A Marrakech, la création de l’OMC s’est opérée dans un concert de promesses : l’approfondissement de la libéralisation du commerce mondial apporterait forcément croissance, emploi et prospérité à tous les pays qui accepteraient d’entrer dans le grand jeu, selon des règles définies toutefois par les plus puissants des joueurs. Loin d’avoir créé développement et sécurité, les libéralisations promues dans l’enceinte de l’OMC ont eu un impact dramatique. Elles ont participé au creusement des inégalités sociales, à l’accroissement du chômage et à la dégradation des conditions de rémunérations et de protections des paysans, des petits entrepreneurs et des employés de l’industrie et des services. D’évidence la religion tryptique “commerce-croissance-développement” conduit à l’impasse. Certes le commerce international peut à certaines conditions et dans certains contextes contribuer à la croissance économique. Mais quelle croissance et au bénéfice de qui ? L’augmentation des indicateurs de richesse nationale ne reflète pas l’amélioration des conditions de vie des populations.

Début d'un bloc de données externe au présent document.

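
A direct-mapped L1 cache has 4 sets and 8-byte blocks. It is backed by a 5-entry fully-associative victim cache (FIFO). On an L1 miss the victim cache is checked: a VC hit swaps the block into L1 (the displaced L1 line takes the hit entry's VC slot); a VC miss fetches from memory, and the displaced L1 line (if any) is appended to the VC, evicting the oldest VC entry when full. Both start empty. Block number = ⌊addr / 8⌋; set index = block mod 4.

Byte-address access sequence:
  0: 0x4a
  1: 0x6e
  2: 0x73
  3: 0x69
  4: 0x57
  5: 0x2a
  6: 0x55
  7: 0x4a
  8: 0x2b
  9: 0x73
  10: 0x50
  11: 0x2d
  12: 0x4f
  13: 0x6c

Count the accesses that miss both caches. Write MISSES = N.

  [0] addr=0x4a blk=9 s=1: MISS | VC []
  [1] addr=0x6e blk=13 s=1: MISS | VC [9]
  [2] addr=0x73 blk=14 s=2: MISS | VC [9]
  [3] addr=0x69 blk=13 s=1: L1-HIT | VC [9]
  [4] addr=0x57 blk=10 s=2: MISS | VC [9, 14]
  [5] addr=0x2a blk=5 s=1: MISS | VC [9, 14, 13]
  [6] addr=0x55 blk=10 s=2: L1-HIT | VC [9, 14, 13]
  [7] addr=0x4a blk=9 s=1: VC-HIT | VC [5, 14, 13]
  [8] addr=0x2b blk=5 s=1: VC-HIT | VC [9, 14, 13]
  [9] addr=0x73 blk=14 s=2: VC-HIT | VC [9, 10, 13]
  [10] addr=0x50 blk=10 s=2: VC-HIT | VC [9, 14, 13]
  [11] addr=0x2d blk=5 s=1: L1-HIT | VC [9, 14, 13]
  [12] addr=0x4f blk=9 s=1: VC-HIT | VC [5, 14, 13]
  [13] addr=0x6c blk=13 s=1: VC-HIT | VC [5, 14, 9]

MISSES = 5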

C’est pourquoi nous, organisations de solidarité et mouvements citoyens signataires de la présente lettre demandons la suspension des présentes négociations parallèlement au lancement d’évaluations publiques et indépendantes des impacts des accords de l’OMC sur l’évolution de l’emploi, des revenus et l’environnement.

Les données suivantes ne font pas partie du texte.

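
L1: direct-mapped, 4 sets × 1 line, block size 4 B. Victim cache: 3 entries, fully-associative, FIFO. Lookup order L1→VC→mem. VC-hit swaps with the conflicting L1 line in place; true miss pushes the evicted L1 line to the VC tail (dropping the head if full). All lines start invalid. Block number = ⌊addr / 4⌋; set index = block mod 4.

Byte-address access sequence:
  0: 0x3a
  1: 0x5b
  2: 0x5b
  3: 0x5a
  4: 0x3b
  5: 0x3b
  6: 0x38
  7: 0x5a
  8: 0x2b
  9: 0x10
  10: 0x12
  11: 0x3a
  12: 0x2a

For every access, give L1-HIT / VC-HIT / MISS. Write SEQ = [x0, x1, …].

#0 0x3a→b14/s2 MISS; vc=[]
#1 0x5b→b22/s2 MISS; vc=[14]
#2 0x5b→b22/s2 L1-HIT; vc=[14]
#3 0x5a→b22/s2 L1-HIT; vc=[14]
#4 0x3b→b14/s2 VC-HIT; vc=[22]
#5 0x3b→b14/s2 L1-HIT; vc=[22]
#6 0x38→b14/s2 L1-HIT; vc=[22]
#7 0x5a→b22/s2 VC-HIT; vc=[14]
#8 0x2b→b10/s2 MISS; vc=[14,22]
#9 0x10→b4/s0 MISS; vc=[14,22]
#10 0x12→b4/s0 L1-HIT; vc=[14,22]
#11 0x3a→b14/s2 VC-HIT; vc=[10,22]
#12 0x2a→b10/s2 VC-HIT; vc=[14,22]

SEQ = [MISS, MISS, L1-HIT, L1-HIT, VC-HIT, L1-HIT, L1-HIT, VC-HIT, MISS, MISS, L1-HIT, VC-HIT, VC-HIT]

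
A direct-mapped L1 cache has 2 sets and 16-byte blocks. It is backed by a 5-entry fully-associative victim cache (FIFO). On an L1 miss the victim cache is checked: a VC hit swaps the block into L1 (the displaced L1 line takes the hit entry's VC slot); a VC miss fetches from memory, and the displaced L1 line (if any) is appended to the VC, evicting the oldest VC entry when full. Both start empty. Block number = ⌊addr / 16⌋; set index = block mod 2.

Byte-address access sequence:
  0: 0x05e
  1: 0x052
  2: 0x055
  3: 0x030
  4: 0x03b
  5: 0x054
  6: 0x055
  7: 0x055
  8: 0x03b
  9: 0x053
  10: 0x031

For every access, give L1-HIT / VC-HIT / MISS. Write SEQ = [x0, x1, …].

  [0] addr=0x5e blk=5 s=1: MISS | VC []
  [1] addr=0x52 blk=5 s=1: L1-HIT | VC []
  [2] addr=0x55 blk=5 s=1: L1-HIT | VC []
  [3] addr=0x30 blk=3 s=1: MISS | VC [5]
  [4] addr=0x3b blk=3 s=1: L1-HIT | VC [5]
  [5] addr=0x54 blk=5 s=1: VC-HIT | VC [3]
  [6] addr=0x55 blk=5 s=1: L1-HIT | VC [3]
  [7] addr=0x55 blk=5 s=1: L1-HIT | VC [3]
  [8] addr=0x3b blk=3 s=1: VC-HIT | VC [5]
  [9] addr=0x53 blk=5 s=1: VC-HIT | VC [3]
  [10] addr=0x31 blk=3 s=1: VC-HIT | VC [5]

SEQ = [MISS, L1-HIT, L1-HIT, MISS, L1-HIT, VC-HIT, L1-HIT, L1-HIT, VC-HIT, VC-HIT, VC-HIT]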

Les règlements relatifs aux échanges commerciaux doivent être subordonnés aux droits humains tels que définis dans la Déclaration universelle des Droits de l’Homme et aux conventions internationales définissant les droits économiques, sociaux et environnementaux.

Nous vous demandons :

- de soutenir la subordination explicite des accords commerciaux aux règlements définis dans le cadre de l’ONU, de l’OIT et des accords multilatéraux sur l’environnement,

- ainsi que d’appuyer activement la création de dispositifs contraignants qui assureront la mise en conformité des activités des multinationales avec les droits fondamentaux des populations.

Une réforme radicale des règles du commerce international pourrait transformer les conditions de vie de milliards de personnes. Ces règles doivent donc être discutées de façon transparente sous le contrôle démocratique des institutions compétentes et des populations. La politique commerciale européenne et les règles de définition du mandat de négociation de la Commission doivent ainsi être profondément révisées au service d’objectifs collectivement établis ; c’est le développement durable, non la conquête de nouveaux marchés et l’accumulation par les multinationales, qui doit en constituer la finalité. Dans ce sens la France doit notamment clarifier ses positions sur le dossier agricole.

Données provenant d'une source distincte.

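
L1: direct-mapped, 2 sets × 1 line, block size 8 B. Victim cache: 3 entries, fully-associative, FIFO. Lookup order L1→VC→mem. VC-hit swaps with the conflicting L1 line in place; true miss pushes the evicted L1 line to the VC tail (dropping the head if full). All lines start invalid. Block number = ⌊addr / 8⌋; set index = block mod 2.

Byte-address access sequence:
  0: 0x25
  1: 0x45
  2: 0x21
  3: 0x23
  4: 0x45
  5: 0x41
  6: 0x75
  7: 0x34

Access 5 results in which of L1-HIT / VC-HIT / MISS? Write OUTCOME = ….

#0 0x25→b4/s0 MISS; vc=[]
#1 0x45→b8/s0 MISS; vc=[4]
#2 0x21→b4/s0 VC-HIT; vc=[8]
#3 0x23→b4/s0 L1-HIT; vc=[8]
#4 0x45→b8/s0 VC-HIT; vc=[4]
#5 0x41→b8/s0 L1-HIT; vc=[4]
#6 0x75→b14/s0 MISS; vc=[4,8]
#7 0x34→b6/s0 MISS; vc=[4,8,14]

OUTCOME = L1-HIT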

Tout d’abord, nous vous demandons :

- d’assurer, notamment par l’intermédiaire du Parlement, une information régulière et précise des enjeux liés aux négociations en cours à l’OMC,

- et d’engager un véritable débat public sur la libéralisation du commerce international et ses implications directes sur la réduction des inégalités et le développement.

Nous vous demandons également d’expliciter publiquement la stratégie défendue par la France lors du processus de définition du mandat de négociation confié au Commissaire européen au Commerce pour l’OMC, ce sur chacun des dossiers en débat : agriculture, NAMA et services.

Etant donné l’ampleur des enjeux des négociations commerciales en cours, le collectif « OMC Dix ans ça suffit », qui rassemble 24 organisations de la société civile (ONG, associations de défense des droits humains, de protection de l’environnement, de commerce équitable et syndicats) souhaite vous rencontrer pour vous faire part de vive voix de ces préoccupations.

Veuillez agréer, monsieur, l’expression de nos sentiments distingués.

P.-S.

Les organisations signataires de la campagne « OMC 10 ans ça suffit ! »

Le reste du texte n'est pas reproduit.